Follow the steps to successfully complete the proposal form.
- Click the ‘Get Form’ button to access the proposal form and open it in your preferred document editor.
- Begin with the Proposer Details section. Fill in your full name, including title, first name, middle name, and surname. Use block letters to ensure clarity.
- Indicate whether you are an existing Bajaj Allianz customer by selecting 'Yes' or 'No.' If you answer 'Yes,' please provide your existing policy number.
- Select your gender from the options provided: Male, Female, or Other.
- Enter your date of birth using the format specified (DD/MM/YYYY).
- Provide your PAN number and UID/Unique ID in the respective fields.
- If applicable, enter your Bajaj Allianz employee code.
- Select your marital status—options include Married, Single, Divorced, or Widowed.
- Indicate the number of children you have by filling in the appropriate fields.
- Complete your occupation information by selecting the relevant option.
- Fill in your permanent and correspondence addresses, including house number, locality, city, state, and pin code, taking care to provide accurate contact details.
- Indicate your educational qualifications by selecting one from the listed options.
- Provide information on your family monthly income from the available ranges.

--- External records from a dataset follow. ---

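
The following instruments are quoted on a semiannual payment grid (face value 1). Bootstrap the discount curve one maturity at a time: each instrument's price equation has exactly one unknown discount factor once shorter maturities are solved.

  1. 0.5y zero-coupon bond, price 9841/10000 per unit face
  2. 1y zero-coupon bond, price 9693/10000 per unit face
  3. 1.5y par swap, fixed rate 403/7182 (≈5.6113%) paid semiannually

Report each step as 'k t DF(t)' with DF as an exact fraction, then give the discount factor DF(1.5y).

1 1/2 9841/10000
2 1 9693/10000
3 3/2 4597/5000
DF(1.5y) = 4597/5000 ≈ 0.919400

step 1 [0.5y] zero: DF = P = 9841/10000 ≈ 0.984100
step 2 [1y] zero: DF = P = 9693/10000 ≈ 0.969300
step 3 [1.5y] swap r/2=403/14364: DF=(1 − 403/14364·(0.984100+0.969300))/(1+403/14364) = 4597/5000 ≈ 0.919400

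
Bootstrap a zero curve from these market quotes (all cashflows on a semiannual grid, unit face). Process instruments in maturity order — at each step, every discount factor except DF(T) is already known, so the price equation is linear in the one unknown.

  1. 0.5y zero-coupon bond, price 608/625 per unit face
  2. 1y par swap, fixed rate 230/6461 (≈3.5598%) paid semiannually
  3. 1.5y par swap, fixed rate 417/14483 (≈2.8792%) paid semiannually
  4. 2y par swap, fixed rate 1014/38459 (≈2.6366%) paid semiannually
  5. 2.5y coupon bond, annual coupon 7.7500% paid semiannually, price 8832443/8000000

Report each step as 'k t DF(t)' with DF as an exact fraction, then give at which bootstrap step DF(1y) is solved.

step 1 [0.5y] zero: DF = P = 608/625 ≈ 0.972800
step 2 [1y] swap r/2=115/6461: DF=(1 − 115/6461·(0.972800))/(1+115/6461) = 1931/2000 ≈ 0.965500
step 3 [1.5y] swap r/2=417/28966: DF=(1 − 417/28966·(0.972800+0.965500))/(1+417/28966) = 9583/10000 ≈ 0.958300
step 4 [2y] swap r/2=507/38459: DF=(1 − 507/38459·(0.972800+0.965500+0.958300))/(1+507/38459) = 9493/10000 ≈ 0.949300
step 5 [2.5y] bond c/2=31/800: DF=(8832443/8000000 − 31/800·(0.972800+0.965500+0.958300+0.949300))/(1+31/800) = 4597/5000 ≈ 0.919400

1 1/2 608/625
2 1 1931/2000
3 3/2 9583/10000
4 2 9493/10000
5 5/2 4597/5000
DF(1y) is solved at step 2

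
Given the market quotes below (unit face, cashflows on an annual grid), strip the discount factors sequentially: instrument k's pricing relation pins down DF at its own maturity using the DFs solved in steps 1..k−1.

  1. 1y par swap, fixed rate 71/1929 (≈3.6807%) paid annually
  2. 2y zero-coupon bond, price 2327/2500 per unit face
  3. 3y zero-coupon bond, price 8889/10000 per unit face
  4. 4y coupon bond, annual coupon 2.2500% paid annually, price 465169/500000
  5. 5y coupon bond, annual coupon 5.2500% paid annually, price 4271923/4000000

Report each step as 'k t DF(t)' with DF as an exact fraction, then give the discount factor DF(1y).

1 1 1929/2000
2 2 2327/2500
3 3 8889/10000
4 4 4243/5000
5 5 1667/2000
DF(1y) = 1929/2000 ≈ 0.964500

step 1 [1y] swap r/1=71/1929: DF=(1 − 71/1929·(0))/(1+71/1929) = 1929/2000 ≈ 0.964500
step 2 [2y] zero: DF = P = 2327/2500 ≈ 0.930800
step 3 [3y] zero: DF = P = 8889/10000 ≈ 0.888900
step 4 [4y] bond c/1=9/400: DF=(465169/500000 − 9/400·(0.964500+0.930800+0.888900))/(1+9/400) = 4243/5000 ≈ 0.848600
step 5 [5y] bond c/1=21/400: DF=(4271923/4000000 − 21/400·(0.964500+0.930800+0.888900+0.848600))/(1+21/400) = 1667/2000 ≈ 0.833500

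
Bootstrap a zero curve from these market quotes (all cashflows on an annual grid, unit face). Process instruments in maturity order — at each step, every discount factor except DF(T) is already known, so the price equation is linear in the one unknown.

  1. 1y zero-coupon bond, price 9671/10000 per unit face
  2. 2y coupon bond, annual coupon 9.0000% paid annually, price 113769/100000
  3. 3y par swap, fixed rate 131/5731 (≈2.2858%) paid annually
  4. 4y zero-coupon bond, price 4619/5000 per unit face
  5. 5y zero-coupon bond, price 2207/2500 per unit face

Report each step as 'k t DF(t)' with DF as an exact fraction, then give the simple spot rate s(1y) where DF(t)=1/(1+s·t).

step 1 [1y] zero: DF = P = 9671/10000 ≈ 0.967100
step 2 [2y] bond c/1=9/100: DF=(113769/100000 − 9/100·(0.967100))/(1+9/100) = 9639/10000 ≈ 0.963900
step 3 [3y] swap r/1=131/5731: DF=(1 − 131/5731·(0.967100+0.963900))/(1+131/5731) = 1869/2000 ≈ 0.934500
step 4 [4y] zero: DF = P = 4619/5000 ≈ 0.923800
step 5 [5y] zero: DF = P = 2207/2500 ≈ 0.882800

1 1 9671/10000
2 2 9639/10000
3 3 1869/2000
4 4 4619/5000
5 5 2207/2500
s(1y) = (1/(9671/10000) − 1)/(1) = 329/9671 ≈ 3.4019%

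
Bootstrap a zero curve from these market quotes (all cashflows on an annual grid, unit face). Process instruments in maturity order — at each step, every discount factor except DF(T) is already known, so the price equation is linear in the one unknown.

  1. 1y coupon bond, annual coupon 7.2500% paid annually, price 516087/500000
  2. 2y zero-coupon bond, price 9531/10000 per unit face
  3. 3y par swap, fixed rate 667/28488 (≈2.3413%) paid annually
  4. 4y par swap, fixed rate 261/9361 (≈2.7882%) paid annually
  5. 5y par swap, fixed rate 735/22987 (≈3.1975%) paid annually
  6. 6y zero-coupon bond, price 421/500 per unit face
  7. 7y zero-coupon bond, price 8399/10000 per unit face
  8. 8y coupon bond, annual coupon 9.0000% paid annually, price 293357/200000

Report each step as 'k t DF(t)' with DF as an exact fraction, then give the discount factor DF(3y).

step 1 [1y] bond c/1=29/400: DF=(516087/500000 − 29/400·(0))/(1+29/400) = 1203/1250 ≈ 0.962400
step 2 [2y] zero: DF = P = 9531/10000 ≈ 0.953100
step 3 [3y] swap r/1=667/28488: DF=(1 − 667/28488·(0.962400+0.953100))/(1+667/28488) = 9333/10000 ≈ 0.933300
step 4 [4y] swap r/1=261/9361: DF=(1 − 261/9361·(0.962400+0.953100+0.933300))/(1+261/9361) = 2239/2500 ≈ 0.895600
step 5 [5y] swap r/1=735/22987: DF=(1 − 735/22987·(0.962400+0.953100+0.933300+0.895600))/(1+735/22987) = 853/1000 ≈ 0.853000
step 6 [6y] zero: DF = P = 421/500 ≈ 0.842000
step 7 [7y] zero: DF = P = 8399/10000 ≈ 0.839900
step 8 [8y] bond c/1=9/100: DF=(293357/200000 − 9/100·(0.962400+0.953100+0.933300+0.895600+0.853000+0.842000+0.839900))/(1+9/100) = 517/625 ≈ 0.827200

1 1 1203/1250
2 2 9531/10000
3 3 9333/10000
4 4 2239/2500
5 5 853/1000
6 6 421/500
7 7 8399/10000
8 8 517/625
DF(3y) = 9333/10000 ≈ 0.933300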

- Select your preferred method of contact for any offers—either Phone or Email.
- Choose your opted sum insured amount from the options provided.
- For the ‘Details of the persons to be insured’ section, list each insured person's name, date of birth, gender, height, weight, occupation, and their relationship to you.
- Specify if you require co-payment for non-network hospitals by selecting 'Yes' or 'No.'
- Answer questions regarding tobacco or alcohol consumption and provide details if applicable.
- Respond to health condition inquiries regarding any past illnesses or treatments. List relevant details as requested in the table provided.
- Include details about any relevant proposals for previous insurance and any health-related issues documented.
- Fill out the family doctor details, including their name, qualification, mobile number, and address.
- Select your opted voluntary deductible amount and discount percentage from the given choices.
- Review the declaration section carefully, confirming the accuracy of all provided information. Signature and date are required.
- Finally, save your changes, download the completed form, print it out if necessary, or share it as needed.
Complete the FAMILY FLOATER HEALTH GUARD - PROPOSAL FORM online to secure your family's health insurance coverage today.
A proposal form seeks basic information of the proposer and the life assured. This includes the name, age, address, education and employment details of the proposer. The proposal form also gathers information on the medical history of the life to be assured.